Belarus: Doch keine Wende zum Westen

Weißrusslands Präsident Alexander Lukaschenko zielt (Foto: dpa)

Unmittelbar vor dem Treffen mit seinem russischen Amtskollegen Dmitri Medwedew am heutigen Donnerstag (27. August 2009) stritt der weißrussische Präsident Alexander Lukaschenko seine Wendung nach Westen vehement ab. Dies berichtet die russische Nachrichtenagentur RiaNowosti. Berichte über seinen Kurswechsel seien „abscheulich“.

„Russlands politische Elite hat absolut keine Ahnung, was in Weißrussland geschieht. In schlechten Zeitungen mit bezahlten Artikeln liest man, Weißrussland gehe nach Westen… Fragt lieber mich, wohin wir gehen“, empörte sich Lukaschenko, den Medwedew heute in Sotschi empfangen wird.

Milliardengeschäfte mit Europa

Aktive Kontakte zwischen Minsk und dem Westen seien darauf zurückzuführen, dass Weißrussland zur Zeit milliardenschwere Handelsverträge mit Europa habe: „Auf diese Weise sichere ich in der Außenpolitik unsere wirtschaftlichen Interessen.“

Weißrussland sei aber auch Russlands einziger treuer Verbündeter: „Ein strategischer Verbündeter in strategischer Richtung. Das war immer so“, wird Lukaschenko zitiert.

In jüngster Vergangenheit war es immer wieder zu Spannungen zwischen Moskau und Minsk gekommen. Nach dem „Milchkrieg“ – Russland hatte die Einfuhr vieler weißrussischer Milchprodukte verboten – boykottierte Lukaschenko im Juni das Gipfeltreffen des postsowjetischen Bündnisses OVKS (Organisation des Vertrags über kollektive Sicherheit) in Moskau und weigerte sich, das Abkommen über die Aufstellung einer gemeinsamen Eingreiftruppe zu unterschreiben.

EU gab Belarus eine Chance

Die Europäische Union hatte Ende 2008 die Sanktionen gegen Weißrussland gelockert und ein Einreiseverbot für den weißrussischen Präsidenten und weitere Politiker zunächst aufgehoben.

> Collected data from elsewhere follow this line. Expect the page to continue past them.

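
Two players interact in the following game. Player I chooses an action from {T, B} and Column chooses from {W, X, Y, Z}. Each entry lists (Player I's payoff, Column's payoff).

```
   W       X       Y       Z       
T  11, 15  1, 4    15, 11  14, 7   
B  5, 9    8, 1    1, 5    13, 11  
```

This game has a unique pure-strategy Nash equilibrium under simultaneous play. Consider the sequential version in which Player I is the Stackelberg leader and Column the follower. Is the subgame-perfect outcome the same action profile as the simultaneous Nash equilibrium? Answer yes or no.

no

Backward induction with Player I moving first.
- T: Column compares 15, 4, 11, 7 and picks W; Player I would get 11.
- B: Column compares 9, 1, 5, 11 and picks Z; Player I would get 13.
Player I's induced payoffs are 11, 13, so Player I commits to B. Subgame-perfect outcome: (B, Z) with payoffs (13, 11).
Now find the simultaneous Nash equilibrium.
Player I's best replies: W→T; X→B; Y→T; Z→T.
Column's best replies: T→W; B→Z.
The unique mutual best reply is (T, W), giving (11, 15).
Sequential outcome (B, Z) differs from the Nash profile (T, W).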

Die EU war bereit, die Isolation des autoritär regierten Landes aufzubrechen und ihm eine Chance zu geben.

Damit reagierte die EU auf die Freilassung von politisch Gefangenen im August 2008 sowie auf die Bereitschaft Belarus‘, Beobachter der Organisation für Sicherheit und Zusammenarbeit in Europa (OSZE) einreisen zu lassen. Außerdem hatte Lukaschenko trotz massivem Druck aus Moskau die Provinzen Südossetien und Abchasien nicht als eigenständige Staaten anerkannt. Daher unterstützte sogar die US-Regierung den Annäherungskurs der EU.

Georgien über Gaspipeline empört

Die Einweihung der neuen Gaspipeline von Russland nach Südossetien ein Jahr nach dem Kaukasus-Krieg provozierte indessen Georgien. Georgien betrachtet Südossetien und Abchasien nach wie vor als eigenes Territorium, wogegen Russland seit einem Jahr die beiden Regionen als unabhängige Staaten ansieht – und damit weltweit allein ist, von Nikaragua abgesehen.

Das georgische Außenministerium äußerte einen „entschiedenen Protest“ gegen die Pipeline, die gegen „allgemein anerkannte Völkerrechtsnormen verstößt“, und warf Russland erneut vor, die Souveränität und Gesetze Georgiens zu verletzen.

Die neue Gaspipeline, die am 26. August eher symbolisch in Betrieb genommen wurde, liefert russisches Gas nach Südossetien. Sie verläuft über das kaukasische Hochgebirge in mehr als 3.100 Meter Höhe.